Elemental Combat - How's it work?
Ok, I think I have the basics of combat, but there's lots of holes still and I prefer to understand the implications of my gear and unit decisions a bit more than I do. So here is what I've gathered together from playing and staring at posts here and reading the manual about how combat is supposed to work. It's possible that this is outdated, misinformed, or simply wrong. My intent here is to get a better handle on it, so any corrections or insights would be appreciated.
Anyway, this is what I've got:
For 1-on-1 fights, things don't look too complicated. There is no "to-hit" roll, so I just randomly deal damage between 1 and my attack value. Guy randomly defends damage between 1 and his defense value. If the guy has armor that is "better" against my attack type, he automatically gets max defense from relevant items instead of rolling for them. His defense is subtracted from my attack. If any is left over he takes it as damage. If it's 0 or less it counts as a miss.
Somewhere in here a dodge roll happens. Somehow. I honestly don't know how this works, just that it's in the game. If successful, guy takes 0 damage regardless of the rolls and I miss.
Attacking with a group unit is supposed to function similarly, except that you roll once for each individual in the group on the attack using their individual attack numbers instead of the big one that's shown. It is unclear whether these are compared against defense individually with only the remaining summed as damage, or if they are summed first and then compared against the defense roll to determine damage, but it looks like they are summed first. If they were summed second, we'd see a lot less armies of peasants with 1-4 weapons dealing substantial damage to anything with a 8 or better defense.

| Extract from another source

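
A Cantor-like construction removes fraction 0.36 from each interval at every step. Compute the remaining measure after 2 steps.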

I don't even have a clue how defending with a group works. Assuming that attacks are summed before comparing, it's unclear whether they roll a defense for each member and sum it up or just make one roll where the max number is the sum of the individual defenses.
Group on group combat doesn't appear to have any extra rules floating around, and is just more of the summing and comparing.
I'd appreciate any insight into this process that's floating around.